There have been years of fighting between residents and wind farm developers, and over the years Latvia has fallen well behind its neighbors in the development of wind energy. Latvia now plans to implement a compensation system for those whose properties are close to wind turbines, Latvian Television reported on May 5.

To ensure that everyone benefits directly from wind energy production - both the developers of the parks and the residents living near the plants - it is planned to set compensation to be paid annually by the installers of wind turbines. Half to local residents, half to the municipality.

"This is a very important step, because this is the central issue at the moment, why municipalities are not really enthusiastic and residents feel it," says Toms Nāburgs, head of the Latvian Wind Association.

Climate and Energy Minister Kaspars Melnis (Greens and Farmers Union) agrees: "This is an answer to people's question of what will happen to us when these wind turbines are located near us. So the negotiations were quite difficult, both with the municipalities and with the developers of the wind turbine projects."

The parties' compromise was that municipalities could receive €2,500 a year for each megawatt installed on their land.

The amount is fixed and does not depend on how much electricity the wind farm generates. Around 13 municipalities have expressed interest in introducing such compensation. And such payments could be introduced directly to them, not at the national level, says the Latvian Association of Local Governments.
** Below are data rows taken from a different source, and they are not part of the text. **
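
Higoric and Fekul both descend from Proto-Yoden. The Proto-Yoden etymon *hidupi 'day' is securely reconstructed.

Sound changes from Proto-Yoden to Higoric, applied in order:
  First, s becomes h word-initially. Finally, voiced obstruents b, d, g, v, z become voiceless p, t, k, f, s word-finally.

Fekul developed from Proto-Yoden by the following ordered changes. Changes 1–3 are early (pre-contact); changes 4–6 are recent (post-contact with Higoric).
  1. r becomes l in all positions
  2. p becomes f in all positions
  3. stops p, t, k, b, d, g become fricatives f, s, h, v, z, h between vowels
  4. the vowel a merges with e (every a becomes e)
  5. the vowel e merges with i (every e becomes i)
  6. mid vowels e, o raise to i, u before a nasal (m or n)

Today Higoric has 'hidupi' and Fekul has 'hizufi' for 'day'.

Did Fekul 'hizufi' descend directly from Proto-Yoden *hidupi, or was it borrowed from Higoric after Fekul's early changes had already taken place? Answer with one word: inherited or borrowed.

If inherited, *hidupi would pass through all of Fekul's changes:
Fekul: *hidupi
  hidupi (rule 1 does not apply)
  hidupi → hidufi   [unconditioned shift]
  hidufi → hizufi   [intervocalic lenition]
  hizufi (rule 4 does not apply)
  hizufi (rule 5 does not apply)
  hizufi (rule 6 does not apply)
  giving Fekul hizufi.
If borrowed from Higoric 'hidupi' after the early changes, it would undergo only the recent ones:
  rule 4 (vowel merger): no change (hidupi)
  rule 5 (vowel merger): no change (hidupi)
  rule 6 (pre-nasal raising): no change (hidupi)
  ⇒ as a loan: hidupi
Fekul 'hizufi' matches the inherited outcome exactly, so it is an inherited cognate, not a loan.

inherited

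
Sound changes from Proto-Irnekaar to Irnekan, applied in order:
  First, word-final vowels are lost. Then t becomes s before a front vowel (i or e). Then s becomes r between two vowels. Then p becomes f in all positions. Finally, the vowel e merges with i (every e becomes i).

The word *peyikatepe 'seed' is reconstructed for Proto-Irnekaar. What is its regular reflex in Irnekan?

Irnekan: start from *peyikatepe.
  rule 1 (apocope): peyikatepe → peyikatep
  rule 2 (palatalisation): peyikatep → peyikasep
  rule 3 (rhotacism): peyikasep → peyikarep
  rule 4 (unconditioned shift): peyikarep → feyikaref
  rule 5 (vowel merger): feyikaref → fiyikarif
  ⇒ Irnekan fiyikarif

fiyikarif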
Both local authorities and industry recognize that payments could help Latvia finally get the boost it needs in the wind sector. Foreign experts share similar views, including the head of the European Wind Energy Association and the Director General of the Danish Energy Agency, whose country ranks first in the world in terms of the share of solar and wind energy in total energy consumption and where such a compensation principle for wind energy is already in place.
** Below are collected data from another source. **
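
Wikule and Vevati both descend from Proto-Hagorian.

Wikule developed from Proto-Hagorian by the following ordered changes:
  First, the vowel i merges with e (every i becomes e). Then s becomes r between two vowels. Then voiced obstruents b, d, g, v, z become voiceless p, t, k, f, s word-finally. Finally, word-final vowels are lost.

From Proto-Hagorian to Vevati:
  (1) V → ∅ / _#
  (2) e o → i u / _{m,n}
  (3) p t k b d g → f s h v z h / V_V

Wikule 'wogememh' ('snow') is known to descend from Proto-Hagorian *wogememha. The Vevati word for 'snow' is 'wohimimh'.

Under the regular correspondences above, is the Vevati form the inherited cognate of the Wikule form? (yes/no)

Derive the expected Vevati reflex of *wogememha:
Vevati: *wogememha > wogememh > wogimimh > wohimimh  (by apocope, pre-nasal raising, intervocalic lenition)
Vevati 'wohimimh' matches the regular reflex exactly, so the pair is cognate.

yes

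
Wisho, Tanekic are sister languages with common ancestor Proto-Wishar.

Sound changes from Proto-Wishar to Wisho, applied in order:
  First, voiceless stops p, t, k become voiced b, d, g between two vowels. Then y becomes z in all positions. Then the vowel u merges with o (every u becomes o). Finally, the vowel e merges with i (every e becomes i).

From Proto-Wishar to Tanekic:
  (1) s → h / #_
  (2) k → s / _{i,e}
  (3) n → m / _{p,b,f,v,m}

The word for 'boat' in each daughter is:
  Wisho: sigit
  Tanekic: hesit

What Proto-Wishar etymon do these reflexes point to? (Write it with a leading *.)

Position 3: Wisho has g, Tanekic has s. Taking the neighbouring segments as reconstructed: Wisho g could go back to *k or *g; Tanekic s could go back to *k or *s — the one source consistent with every daughter is *k.
Position 1: Wisho has s, Tanekic has h. Wisho preserves s here (none of its changes turn any other segment into s), so the proto-segment is *s.
Position 2: Wisho has i, Tanekic has e. Tanekic preserves e here (none of its changes turn any other segment into e), so the proto-segment is *e.
This points to *sekit. Verify forward in each daughter:
Wisho: *sekit > segit > sigit  (by intervocalic voicing, vowel merger)
Tanekic: *sekit
  sekit → hekit   [debuccalisation]
  hekit → hesit   [palatalisation]
  hesit (rule 3 does not apply)
  giving Tanekic hesit.
Only *sekit yields all of Wisho sigit, Tanekic hesit.

*sekit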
"The 'not in my backyard' attitude is everywhere. I understand that it is a completely new situation for neighbors if wind turbines are built next to their house," said Kristoffer Böttzauw, Director General of the Danish Energy Agency.
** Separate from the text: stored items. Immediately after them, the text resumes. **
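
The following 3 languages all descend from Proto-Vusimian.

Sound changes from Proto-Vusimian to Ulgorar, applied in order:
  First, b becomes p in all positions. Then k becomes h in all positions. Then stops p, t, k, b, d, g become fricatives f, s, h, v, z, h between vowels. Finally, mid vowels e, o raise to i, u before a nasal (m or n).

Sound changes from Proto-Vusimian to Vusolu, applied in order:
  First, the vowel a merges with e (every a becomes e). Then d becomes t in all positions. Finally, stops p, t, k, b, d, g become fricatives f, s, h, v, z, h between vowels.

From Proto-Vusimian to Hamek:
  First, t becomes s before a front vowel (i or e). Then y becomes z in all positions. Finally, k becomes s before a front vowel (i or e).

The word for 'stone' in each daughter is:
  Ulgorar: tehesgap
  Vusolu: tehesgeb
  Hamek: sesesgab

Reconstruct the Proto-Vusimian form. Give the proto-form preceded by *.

Position 7: Ulgorar has a, Vusolu has e, Hamek has a. Ulgorar preserves a here (none of its changes turn any other segment into a), so the proto-segment is *a.
Position 1: Ulgorar has t, Vusolu has t, Hamek has s. Ulgorar preserves t here (none of its changes turn any other segment into t), so the proto-segment is *t.
Continuing position by position gives *tekesgab; check it forward:
Ulgorar: start from *tekesgab.
  rule 1 (unconditioned shift): tekesgab → tekesgap
  rule 2 (unconditioned shift): tekesgap → tehesgap
  rule 3: no change — tehesgap
  rule 4: no change — tehesgap
  ⇒ Ulgorar tehesgap
Vusolu: start from *tekesgab.
  rule 1 (vowel merger): tekesgab → tekesgeb
  rule 2: no change — tekesgeb
  rule 3 (intervocalic lenition): tekesgeb → tehesgeb
  ⇒ Vusolu tehesgeb
Hamek: *tekesgab
  tekesgab → sekesgab   [palatalisation]
  sekesgab (rule 2 does not apply)
  sekesgab → sesesgab   [palatalisation]
  giving Hamek sesesgab.
Only *tekesgab yields all of Ulgorar tehesgap, Vusolu tehesgeb, Hamek sesesgab.

*tekesgab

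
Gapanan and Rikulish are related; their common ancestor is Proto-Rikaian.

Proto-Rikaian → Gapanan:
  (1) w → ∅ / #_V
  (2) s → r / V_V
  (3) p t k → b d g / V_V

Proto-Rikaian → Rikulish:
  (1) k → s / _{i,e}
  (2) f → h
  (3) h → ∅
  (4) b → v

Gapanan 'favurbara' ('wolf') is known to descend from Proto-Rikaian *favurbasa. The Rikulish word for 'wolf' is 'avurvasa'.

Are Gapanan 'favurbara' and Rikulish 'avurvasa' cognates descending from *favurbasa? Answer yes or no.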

Giles Dickson, CEO of WindEurope, the European wind energy association, says Latvia has been slower than other countries in introducing the principle that allows local authorities to charge money for local communities. "Most countries in the EU did this early on and local people have been benefiting for a long time," he said.

The Ministry of Climate and Energy plans to put the compensation solution out to public consultation in the near future and then to the government.